I'd start on the rear because there is less to work around. It's usually easier to build without any steering to complicate things...
Some more info on the 4 link calculator:
The roll axis angle defines oversteer(+) or understeer(-). Ideally you want a slight understeer. However multiple articles on different vehicles indicated near zero ( +-3 degrees) is not noticeable is most situations. This is especially true when dealing with a lifted vehicle and offroading. However severe understeer and oversteer could be potentially uncontrollable is certain situations. To me this means keep is near zero and then do not worry about small changes.
I also noticed different ratios (arm lengths, angles of arms etc) can give you almost the same anti-squat and roll axis angle but allow the pinion angle to either change greatly or very little. So is seems prudent to get your design close, then tweak it to get the pinion angle change low for the delta between the maximum bump ciondition and maximum droop conditon.
If the rig was down for the whole time it wouldn't much matter to me. As for "bang for the buck" I think the front would gain the most. Although it also needs to be the most detailed. If it was someones first custom suspension build I would say do the rear first, and use what was learned in that process when you move on to the more complicated front.
I've been looking at taking my claytons, and inboarding the lowers with minimal modification to turn it into a dual triangulated and remove some of the axle steer characteristics I'm getting. I'll be doing a front 3 link before that happens though, simply because if I'm going to build the bracketry for the new axle might as well do it right
Here's a good example of a suspension behaving nicely
Last edited by ATL ZJ; 09-08-2010 at 08:58 AM.
thanks for posting that cam... doesn't even look like my tires spun and its clear I dumped the clutch pretty hard. I really gotta take the time and post my rear link photos and calculator screenshots..
Bringing back up a slightly old thread for some advice.....

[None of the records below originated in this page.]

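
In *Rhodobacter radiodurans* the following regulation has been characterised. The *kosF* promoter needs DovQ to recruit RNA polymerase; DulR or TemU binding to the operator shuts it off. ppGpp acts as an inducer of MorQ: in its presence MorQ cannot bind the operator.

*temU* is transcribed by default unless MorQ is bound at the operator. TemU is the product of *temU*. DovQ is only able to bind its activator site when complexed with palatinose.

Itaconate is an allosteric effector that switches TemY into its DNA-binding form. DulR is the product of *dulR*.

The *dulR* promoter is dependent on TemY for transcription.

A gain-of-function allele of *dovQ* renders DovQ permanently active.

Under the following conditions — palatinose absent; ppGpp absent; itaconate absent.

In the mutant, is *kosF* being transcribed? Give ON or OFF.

Itaconate is absent, so TemY is inactive.
Required activator TemY is absent, so *dulR* is not transcribed.
So DulR is not produced.
DovQ is constitutively active in this strain.
ppGpp is absent, so MorQ is active.
With repressor MorQ bound, *temU* is not transcribed.
So TemU is not produced.
No repressor is bound and DovQ is active, so *kosF* is transcribed.

ON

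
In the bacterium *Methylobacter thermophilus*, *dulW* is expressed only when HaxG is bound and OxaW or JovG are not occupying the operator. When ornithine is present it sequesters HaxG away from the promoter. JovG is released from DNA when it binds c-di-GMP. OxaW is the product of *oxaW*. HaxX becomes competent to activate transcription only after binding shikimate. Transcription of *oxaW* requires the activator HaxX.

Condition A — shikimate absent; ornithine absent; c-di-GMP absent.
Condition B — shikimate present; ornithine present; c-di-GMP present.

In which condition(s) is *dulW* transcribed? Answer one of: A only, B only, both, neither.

Condition A:
Shikimate is absent, so HaxX is inactive.
Required activator HaxX is absent, so *oxaW* is not transcribed.
So OxaW is not produced.
Ornithine is absent, so HaxG is active.
c-di-GMP is absent, so JovG is active.
With repressor JovG bound, *dulW* is not transcribed.
→ *dulW* is OFF in A.
Condition B:
Shikimate is present, so HaxX is active.
No repressor is bound and HaxX is active, so *oxaW* is transcribed.
So OxaW is produced and active.
Ornithine is present, so HaxG is inactive.
c-di-GMP is present, so JovG is inactive.
With repressor OxaW bound, *dulW* is not transcribed.
→ *dulW* is OFF in B.

neither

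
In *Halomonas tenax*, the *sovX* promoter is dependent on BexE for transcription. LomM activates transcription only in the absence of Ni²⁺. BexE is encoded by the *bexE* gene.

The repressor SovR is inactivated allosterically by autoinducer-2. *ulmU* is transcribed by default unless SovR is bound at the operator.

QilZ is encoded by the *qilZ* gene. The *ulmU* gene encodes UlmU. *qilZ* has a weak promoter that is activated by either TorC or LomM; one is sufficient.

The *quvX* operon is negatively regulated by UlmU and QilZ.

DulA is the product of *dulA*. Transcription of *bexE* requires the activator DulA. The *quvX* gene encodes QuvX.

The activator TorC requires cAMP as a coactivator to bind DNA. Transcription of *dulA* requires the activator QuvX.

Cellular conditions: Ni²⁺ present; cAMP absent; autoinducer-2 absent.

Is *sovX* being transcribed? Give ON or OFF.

ON

Autoinducer-2 is absent, so SovR is active.
With repressor SovR bound, *ulmU* is not transcribed.
So UlmU is not produced.
cAMP is absent, so TorC is inactive.
Ni²⁺ is present, so LomM is inactive.
No activator is available at the *qilZ* promoter, so *qilZ* is not transcribed.
So QilZ is not produced.
With no repressor bound, *quvX* is transcribed.
So QuvX is produced and active.
No repressor is bound and QuvX is active, so *dulA* is transcribed.
So DulA is produced and active.
No repressor is bound and DulA is active, so *bexE* is transcribed.
So BexE is produced and active.
No repressor is bound and BexE is active, so *sovX* is transcribed.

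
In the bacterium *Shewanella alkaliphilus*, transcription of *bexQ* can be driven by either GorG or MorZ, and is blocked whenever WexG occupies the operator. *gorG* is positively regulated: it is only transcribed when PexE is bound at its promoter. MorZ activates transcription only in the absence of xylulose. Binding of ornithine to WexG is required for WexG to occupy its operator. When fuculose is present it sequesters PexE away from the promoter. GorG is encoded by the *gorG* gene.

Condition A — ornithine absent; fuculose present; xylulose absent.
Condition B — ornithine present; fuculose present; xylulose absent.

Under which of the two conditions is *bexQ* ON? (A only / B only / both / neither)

Condition A:
Ornithine is absent, so WexG is inactive.
Fuculose is present, so PexE is inactive.
Required activator PexE is absent, so *gorG* is not transcribed.
So GorG is not produced.
Xylulose is absent, so MorZ is active.
Activator MorZ is present, so *bexQ* is transcribed.
→ *bexQ* is ON in A.
Condition B:
Ornithine is present, so WexG is active.
Fuculose is present, so PexE is inactive.
Required activator PexE is absent, so *gorG* is not transcribed.
So GorG is not produced.
Xylulose is absent, so MorZ is active.
With repressor WexG bound, *bexQ* is not transcribed.
→ *bexQ* is OFF in B.

A only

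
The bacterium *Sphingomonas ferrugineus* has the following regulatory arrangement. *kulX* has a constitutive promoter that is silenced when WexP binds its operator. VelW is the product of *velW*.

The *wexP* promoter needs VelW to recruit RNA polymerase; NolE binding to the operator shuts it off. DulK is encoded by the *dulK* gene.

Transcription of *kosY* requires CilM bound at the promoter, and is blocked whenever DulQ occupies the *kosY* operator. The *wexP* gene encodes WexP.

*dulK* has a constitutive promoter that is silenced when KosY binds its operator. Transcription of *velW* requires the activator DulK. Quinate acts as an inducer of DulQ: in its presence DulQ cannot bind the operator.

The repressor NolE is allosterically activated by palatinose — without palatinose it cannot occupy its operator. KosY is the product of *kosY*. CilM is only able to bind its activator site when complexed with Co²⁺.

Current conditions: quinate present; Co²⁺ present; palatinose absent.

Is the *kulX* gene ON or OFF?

ON

Co²⁺ is present, so CilM is active.
Quinate is present, so DulQ is inactive.
No repressor is bound and CilM is active, so *kosY* is transcribed.
So KosY is produced and active.
With repressor KosY bound, *dulK* is not transcribed.
So DulK is not produced.
Required activator DulK is absent, so *velW* is not transcribed.
So VelW is not produced.
Palatinose is absent, so NolE is inactive.
Required activator VelW is absent, so *wexP* is not transcribed.
So WexP is not produced.
With no repressor bound, *kulX* is transcribed.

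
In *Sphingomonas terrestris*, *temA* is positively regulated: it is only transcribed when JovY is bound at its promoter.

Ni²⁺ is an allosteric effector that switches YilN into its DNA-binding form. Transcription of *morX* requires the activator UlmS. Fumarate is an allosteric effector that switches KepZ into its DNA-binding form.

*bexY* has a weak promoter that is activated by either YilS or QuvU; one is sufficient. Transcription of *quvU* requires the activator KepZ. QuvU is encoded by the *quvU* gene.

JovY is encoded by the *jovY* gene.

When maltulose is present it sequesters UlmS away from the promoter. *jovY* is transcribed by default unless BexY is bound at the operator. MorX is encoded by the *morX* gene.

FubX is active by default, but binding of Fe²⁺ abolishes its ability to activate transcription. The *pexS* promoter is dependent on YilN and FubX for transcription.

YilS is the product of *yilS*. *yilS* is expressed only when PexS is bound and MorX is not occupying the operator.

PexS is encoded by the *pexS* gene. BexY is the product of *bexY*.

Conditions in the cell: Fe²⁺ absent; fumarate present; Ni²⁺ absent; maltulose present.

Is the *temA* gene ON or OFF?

OFF

Ni²⁺ is absent, so YilN is inactive.
Fe²⁺ is absent, so FubX is active.
Required activator YilN is absent, so *pexS* is not transcribed.
So PexS is not produced.
Maltulose is present, so UlmS is inactive.
Required activator UlmS is absent, so *morX* is not transcribed.
So MorX is not produced.
Required activator PexS is absent, so *yilS* is not transcribed.
So YilS is not produced.
Fumarate is present, so KepZ is active.
No repressor is bound and KepZ is active, so *quvU* is transcribed.
So QuvU is produced and active.
Activator QuvU is present, so *bexY* is transcribed.
So BexY is produced and active.
With repressor BexY bound, *jovY* is not transcribed.
So JovY is not produced.
Required activator JovY is absent, so *temA* is not transcribed.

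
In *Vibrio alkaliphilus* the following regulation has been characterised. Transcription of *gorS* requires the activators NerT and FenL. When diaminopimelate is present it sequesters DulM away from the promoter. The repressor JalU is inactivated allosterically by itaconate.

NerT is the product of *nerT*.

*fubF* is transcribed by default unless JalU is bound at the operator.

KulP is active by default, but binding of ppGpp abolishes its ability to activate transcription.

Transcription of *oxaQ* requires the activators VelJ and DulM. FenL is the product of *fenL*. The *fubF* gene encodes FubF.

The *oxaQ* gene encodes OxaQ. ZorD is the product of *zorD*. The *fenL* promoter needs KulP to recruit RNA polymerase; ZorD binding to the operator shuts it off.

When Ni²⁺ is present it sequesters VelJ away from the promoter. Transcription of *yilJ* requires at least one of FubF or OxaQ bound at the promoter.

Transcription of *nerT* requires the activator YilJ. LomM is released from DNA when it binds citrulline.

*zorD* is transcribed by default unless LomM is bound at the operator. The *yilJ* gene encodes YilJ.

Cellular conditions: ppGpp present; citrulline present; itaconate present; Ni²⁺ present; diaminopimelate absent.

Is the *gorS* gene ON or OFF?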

Anyone with a 5.9 running triangulated front limiting straps? I wanted to see what your choice for the driver side unibody end mounting was. I only see one motor mount bolt on that side that is in a good position and it's coming through the unibody and the motor mount, but the nut is welded to the motor mount. Is it safe to run a longer bolt and attach it there? Just doesn't seem like a strong setup to me, but I could be wrong.
These are going to be a must with my new setup which is a HP 44, extended radius arms back to a Clayton's crossmember. I'm not running a sway bar currently and it hasn't been a real issue up to this point, but I do feel the front end's tendency to unweight.
I don't run a triangulated strap (yet) but this may apply anyway. I have my front limiting straps attached to the engine mount isolator bolt. It probably isn't the best option but it has worked well for me. For the amount of time the mount has seen extra stress due to the front axle weight hanging off of it, it hasn't been an issue. The rubber isolator looks just like it did before the strap. YMMV.
Last edited by rstrucks; 12-07-2010 at 11:55 PM.
Thanks. That looked like the best place, but I was nervous to run it off of those bolts. I thought the lateral stress from triangulated straps would be an issue.
can you elaborate on this?
this hasnt really been covered at all that i have seen,
what is everyone running for wheelbase?
can you push it forward too much?
same question for rear axle back?
any related info for how far to push your axles?